As a reminder, Chile is the world’s second-largest producer of the metal. It also hosts the largest lithium resources in the world.
So this is a significant move, and a big deal for the lithium market.
The official reason for the nationalization is… unsurprising. The government wants to “boost its economy and protect its environment.”
We’re not surprised that the government of Chile feels like it could benefit from nationalizing one of the most in-demand metals in the world.
Lithium has been in the news for years as the metal critical for the electric-vehicle revolution and the global transition toward clean energy.
So what happens next?
Chile Follows Mexico’s Faulty Decision
Chile isn’t the first country to nationalize lithium.
Back in 2022, Mexico announced that it would nationalize the country’s lithium reserves, which at the time were the 10th largest in the world.
We wrote about it earlier this year and outlined these consequences of the Mexican government’s move:
First, Mexico will not be a desirable trading partner for its Western counterparties, such as the US and Canada. An abrupt nationalization could go against international trade and investing laws. Lawsuits from the companies that are already present there would follow and haunt the country’s lithium industry for years.
Second, the newly created state-owned company may be slow to respond to market conditions. Unlike its nimble privately owned peers, this government-owned conglomerate may be inefficient and unprofitable.
This would undermine the whole purpose of nationalization: to create a viable industry that would supply the government of Mexico with steady cash flow.
Third, the global lithium shortage would only become worse because of the potential production delays from Mexico.
And fourth, this move benefits US- and Canada-owned lithium miners.
A Reuters analysis echoes our points. And it confirmed our expectation that Mexico’s nationalization of its lithium reserves would hurt the global supply-demand balance.
The reason for that is that lithium in Mexico is found in clay soils… and the government doesn’t quite have the technology to mine it:
To date, no commercial-scale lithium extraction from clay soils has been deployed, meaning the Mexican deposits will likely require new technology, extra investment and perhaps on-site processing plants.
To an extent, the nationalized lithium reserves are now “trapped.”
The same could happen in Chile.
After a Weakness, Lithium Price Could Get a Boost
Lithium price has weakened by about 34% over the past 12 months.
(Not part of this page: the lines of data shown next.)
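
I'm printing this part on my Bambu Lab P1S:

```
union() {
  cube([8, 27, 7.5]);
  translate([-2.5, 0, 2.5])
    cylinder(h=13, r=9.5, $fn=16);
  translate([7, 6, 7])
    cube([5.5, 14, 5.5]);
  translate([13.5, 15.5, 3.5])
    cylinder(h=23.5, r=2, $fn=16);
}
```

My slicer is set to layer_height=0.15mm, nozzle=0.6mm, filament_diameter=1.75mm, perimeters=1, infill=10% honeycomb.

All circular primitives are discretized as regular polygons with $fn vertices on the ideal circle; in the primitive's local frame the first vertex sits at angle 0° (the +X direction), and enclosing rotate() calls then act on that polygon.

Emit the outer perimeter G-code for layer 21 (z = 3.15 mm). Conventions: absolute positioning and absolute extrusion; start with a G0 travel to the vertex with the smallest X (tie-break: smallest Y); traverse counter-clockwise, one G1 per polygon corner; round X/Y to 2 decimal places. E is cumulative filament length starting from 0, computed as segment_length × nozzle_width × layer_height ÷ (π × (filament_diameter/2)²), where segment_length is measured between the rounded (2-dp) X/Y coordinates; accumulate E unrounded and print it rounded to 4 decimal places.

At z = 3.15 mm: the cube (footprint 8×27) is included at this height; the r=9.5 cylinder at (-2.5, 0) contributes a regular 16-gon of circumradius 9.5; the cube at (7, 6) does not reach this height (z outside [7, 12.5]); the cylinder at (13.5, 15.5) is not intersected at this z (z outside [3.5, 27]); Combining (union): the regions partially overlap (shared area 45.95 mm²), so overlapping operands fuse into one piece — 1 connected region. The outline is a single polygon with 17 vertices. Extrusion per mm of travel: 0.6 × 0.15 / (π × 0.875²) = 0.037418. Accumulating E over each segment gives final E = 3.7809.

G0 X-12.00 Y0.00 Z3.15
G1 X-11.28 Y-3.64 E0.1388
G1 X-9.22 Y-6.72 E0.2775
G1 X-6.14 Y-8.78 E0.4161
G1 X-2.50 Y-9.50 E0.5550
G1 X1.14 Y-8.78 E0.6938
G1 X4.22 Y-6.72 E0.8325
G1 X6.28 Y-3.64 E0.9711
G1 X7.00 Y0.00 E1.1099
G1 X8.00 Y0.00 E1.1474
G1 X8.00 Y27.00 E2.1576
G1 X0.00 Y27.00 E2.4570
G1 X0.00 Y9.00 E3.1305
G1 X-2.50 Y9.50 E3.2259
G1 X-6.14 Y8.78 E3.3647
G1 X-9.22 Y6.72 E3.5034
G1 X-11.28 Y3.64 E3.6420
G1 X-12.00 Y0.00 E3.7809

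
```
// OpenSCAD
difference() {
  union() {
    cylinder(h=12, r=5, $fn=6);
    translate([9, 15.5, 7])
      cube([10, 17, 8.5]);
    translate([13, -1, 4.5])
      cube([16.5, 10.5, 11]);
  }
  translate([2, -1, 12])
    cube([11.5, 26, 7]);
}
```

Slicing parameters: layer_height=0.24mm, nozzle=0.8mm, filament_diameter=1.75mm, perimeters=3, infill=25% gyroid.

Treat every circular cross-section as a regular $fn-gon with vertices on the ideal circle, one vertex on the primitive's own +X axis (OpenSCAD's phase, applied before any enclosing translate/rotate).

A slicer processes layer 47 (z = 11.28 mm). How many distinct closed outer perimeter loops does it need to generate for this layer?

3

At z = 11.28 mm: the r=5 cylinder contributes a regular 6-gon of circumradius 5; the 10×17 cube at (9, 15.5) contributes its full rectangle; the cube at (13, -1) is present — its section is the full 16.5×10.5 rectangle; Taking the union: the 3 present regions are separate (no shared area or edge), so areas and boundary lengths simply add and each stays a separate island — 3 connected regions; the cube at (2, -1) is not intersected at this z (z outside [12, 19]); Subtracting the remaining from the first: none of the subtracted shapes is present at this height, so that combined region is unchanged — 3 connected regions. The result has 3 disconnected regions.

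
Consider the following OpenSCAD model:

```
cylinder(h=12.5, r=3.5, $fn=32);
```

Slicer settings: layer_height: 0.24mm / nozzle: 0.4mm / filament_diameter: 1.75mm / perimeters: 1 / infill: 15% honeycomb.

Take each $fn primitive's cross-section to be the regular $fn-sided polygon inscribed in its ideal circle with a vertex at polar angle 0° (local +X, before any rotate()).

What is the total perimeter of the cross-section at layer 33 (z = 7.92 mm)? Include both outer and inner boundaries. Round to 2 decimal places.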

We see it as an opportunity.
Chile is the world’s second-largest producer of the metal, and now the supply of lithium from the country to the global market could be limited.
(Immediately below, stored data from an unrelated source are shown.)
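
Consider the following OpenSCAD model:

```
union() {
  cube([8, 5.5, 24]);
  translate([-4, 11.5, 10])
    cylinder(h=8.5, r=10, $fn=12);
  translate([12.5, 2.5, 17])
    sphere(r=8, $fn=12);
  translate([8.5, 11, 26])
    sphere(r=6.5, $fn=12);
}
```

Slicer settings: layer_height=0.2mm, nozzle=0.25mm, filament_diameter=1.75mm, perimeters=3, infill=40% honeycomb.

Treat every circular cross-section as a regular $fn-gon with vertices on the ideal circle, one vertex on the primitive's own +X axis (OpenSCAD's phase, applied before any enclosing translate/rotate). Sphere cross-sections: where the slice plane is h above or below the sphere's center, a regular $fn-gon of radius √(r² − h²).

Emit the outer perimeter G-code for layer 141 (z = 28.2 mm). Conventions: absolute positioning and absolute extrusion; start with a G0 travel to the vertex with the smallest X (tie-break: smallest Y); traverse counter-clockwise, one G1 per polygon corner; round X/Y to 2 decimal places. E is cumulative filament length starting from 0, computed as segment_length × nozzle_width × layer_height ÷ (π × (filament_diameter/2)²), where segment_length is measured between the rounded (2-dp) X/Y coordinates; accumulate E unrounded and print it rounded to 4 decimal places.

At z = 28.2 mm: the cube is not intersected at this z (z outside [0, 24]); the cylinder at (-4, 11.5) is not intersected at this z (z outside [10, 18.5]); the sphere at (12.5, 2.5) is not intersected at this z (|z−center|=11.200 > r=8); the r=6.5 sphere at (8.5, 11) contributes a regular 12-gon of circumradius √(6.5²−2.2²) = 6.116; Combining (union): only the r=6.5 sphere at (8.5, 11) is present, so the union is just that shape — 1 connected region. The outline is a single polygon with 12 vertices. Extrusion per mm of travel: 0.25 × 0.2 / (π × 0.875²) = 0.020788. Accumulating E over each segment gives final E = 0.7902.

G0 X2.38 Y11.00 Z28.20
G1 X3.20 Y7.94 E0.0659
G1 X5.44 Y5.70 E0.1317
G1 X8.50 Y4.88 E0.1976
G1 X11.56 Y5.70 E0.2634
G1 X13.80 Y7.94 E0.3293
G1 X14.62 Y11.00 E0.3951
G1 X13.80 Y14.06 E0.4610
G1 X11.56 Y16.30 E0.5268
G1 X8.50 Y17.12 E0.5927
G1 X5.44 Y16.30 E0.6585
G1 X3.20 Y14.06 E0.7244
G1 X2.38 Y11.00 E0.7902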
Government-owned companies aren’t as efficient as their private counterparts. And governments that play with nationalization lose their status as a reliable investment jurisdiction.
As a result, we predict three outcomes.
First, Chile’s supply of lithium from its existing mines could decline.
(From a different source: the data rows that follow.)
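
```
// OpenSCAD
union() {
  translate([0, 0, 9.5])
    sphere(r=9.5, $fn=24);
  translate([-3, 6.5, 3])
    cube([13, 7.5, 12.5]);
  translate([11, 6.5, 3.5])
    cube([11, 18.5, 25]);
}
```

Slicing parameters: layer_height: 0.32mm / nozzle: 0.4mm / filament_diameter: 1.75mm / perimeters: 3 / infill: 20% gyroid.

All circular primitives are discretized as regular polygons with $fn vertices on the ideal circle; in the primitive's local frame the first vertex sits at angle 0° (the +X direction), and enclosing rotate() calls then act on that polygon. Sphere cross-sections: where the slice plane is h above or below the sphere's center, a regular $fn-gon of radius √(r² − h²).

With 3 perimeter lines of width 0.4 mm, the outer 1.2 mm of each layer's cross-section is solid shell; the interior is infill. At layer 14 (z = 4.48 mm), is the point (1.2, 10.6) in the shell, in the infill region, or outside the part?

infill

At z = 4.48 mm: the sphere: section is a regular 24-gon, circumradius = √(r²−h²) = √(9.5²−5.02²) = 8.065; the cube at (-3, 6.5) (footprint 13×7.5) is included at this height; the cube at (11, 6.5) is present — its section is the full 11×18.5 rectangle; Taking the union: the regions partially overlap (shared area 8.85 mm²), so overlapping operands fuse into one piece — 2 connected regions. Overall, the cross-section has 2 separate islands. The nearest boundary edge runs (-3.00, 14.00)→(10.00, 14.00); distance from the point to it = 3.40 mm. (Shell/infill is judged within the island containing the point — the largest one.) The point is inside the cross-section and 3.40 mm from the nearest boundary — more than the 1.2 mm shell width (3 × 0.4), so it's in the infill interior.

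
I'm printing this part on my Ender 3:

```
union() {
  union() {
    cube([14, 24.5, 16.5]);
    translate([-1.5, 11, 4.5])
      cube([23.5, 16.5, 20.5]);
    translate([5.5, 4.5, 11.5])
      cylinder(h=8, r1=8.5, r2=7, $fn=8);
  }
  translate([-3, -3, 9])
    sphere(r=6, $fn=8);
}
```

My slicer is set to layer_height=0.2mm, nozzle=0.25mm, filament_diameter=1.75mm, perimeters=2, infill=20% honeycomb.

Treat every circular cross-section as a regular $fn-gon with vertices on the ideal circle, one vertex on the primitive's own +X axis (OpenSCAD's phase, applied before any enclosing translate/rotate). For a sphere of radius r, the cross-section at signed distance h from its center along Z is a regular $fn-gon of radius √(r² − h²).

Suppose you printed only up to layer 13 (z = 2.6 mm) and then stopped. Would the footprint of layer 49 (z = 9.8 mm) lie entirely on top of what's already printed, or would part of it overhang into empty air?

part overhangs

Compare the two slices. At z = 2.6: the 14×24.5 cube contributes its full rectangle (area 343.00 mm²); the cube at (-1.5, 11) is not intersected at this z (z outside [4.5, 25]); the cone at (5.5, 4.5) is absent (z outside [11.5, 19.5]); Merging all regions: only the 14×24.5 cube is present, so the union is just that shape — area = 343.00 mm²; the sphere at (-3, -3) does not reach this height (|z−center|=6.400 > r=6); Merging all regions: only the result so far is present, so the union is just that shape — area = 343.00 mm². At z = 9.8: the cube is present — its section is the full 14×24.5 rectangle (area 343.00 mm²); the cube at (-1.5, 11) is present — its section is the full 23.5×16.5 rectangle (area 387.75 mm²); the cone at (5.5, 4.5) does not reach this height (z outside [11.5, 19.5]); Taking the union: the regions partially overlap — summed areas 730.75 mm² minus the doubly-counted overlap 189.00 mm² gives 541.75 mm² — area = 541.75 mm²; the sphere at (-3, -3): section is a regular 8-gon, circumradius = √(r²−h²) = √(6²−0.8²) = 5.946 (area = (8/2)·5.946²·sin(360°/8) = 100.01 mm²); Taking the union: the regions partially overlap — summed areas 641.76 mm² minus the doubly-counted overlap 2.05 mm² gives 639.71 mm² — area = 639.71 mm². Checking containment: at z = 9.8 the cross-section extends beyond the z = 2.6 cross-section by about 296.71 mm².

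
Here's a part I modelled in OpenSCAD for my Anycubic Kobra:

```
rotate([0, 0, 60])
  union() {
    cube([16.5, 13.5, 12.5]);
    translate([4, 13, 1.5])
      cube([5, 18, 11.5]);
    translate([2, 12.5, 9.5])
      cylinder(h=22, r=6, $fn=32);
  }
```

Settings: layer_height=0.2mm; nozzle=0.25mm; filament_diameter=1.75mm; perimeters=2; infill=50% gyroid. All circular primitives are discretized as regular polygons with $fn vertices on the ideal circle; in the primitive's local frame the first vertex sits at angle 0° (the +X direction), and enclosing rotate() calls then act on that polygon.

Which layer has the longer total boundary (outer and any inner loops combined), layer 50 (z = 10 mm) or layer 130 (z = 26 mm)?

layer 50 (z = 10 mm)

Layer 50 (z = 10): the cube (footprint 16.5×13.5) is included at this height (perimeter 60.00 mm); the cube at (4, 13) is present — its section is the full 5×18 rectangle (perimeter 46.00 mm); the r=6 cylinder at (2, 12.5) contributes a regular 32-gon of circumradius 6 (perimeter = 2·32·6.000·sin(180°/32) = 37.64 mm); Combining (union): the regions partially overlap (shared area 62.69 mm²), so the edge portions inside another operand are dropped and the merged outline is re-measured after clipping — boundary = 98.55 mm; (rotated 60° about Z; rotation is an isometry so areas/perimeters/island counts are preserved). So its perimeter = 98.55 mm. Layer 130 (z = 26): the cube is absent (z outside [0, 12.5]); the cube at (4, 13) is absent (z outside [1.5, 13]); the r=6 cylinder at (2, 12.5) gives a regular 32-gon of circumradius 6 (constant along its height) (perimeter = 2·32·6.000·sin(180°/32) = 37.64 mm); Taking the union: only the r=6 cylinder at (2, 12.5) is present, so the union is just that shape — boundary = 37.64 mm; (rotated 60° about Z; rotation is an isometry so areas/perimeters/island counts are preserved). So its perimeter = 37.64 mm. Layer 50 is larger (98.55 vs 37.64 mm).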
Second, new projects will be developed slower and with little capital available. Foreign investors will shun the country that has shown to be willing to take away their rights to develop and produce lithium.
Third, much like Mexico, Chile has just become a second-rate investment jurisdiction.
This plays directly in the hands of lithium mining companies based elsewhere. Namely, in safer and friendlier jurisdictions such as Canada.
Canada-based lithium miners should be on every investor’s radar now.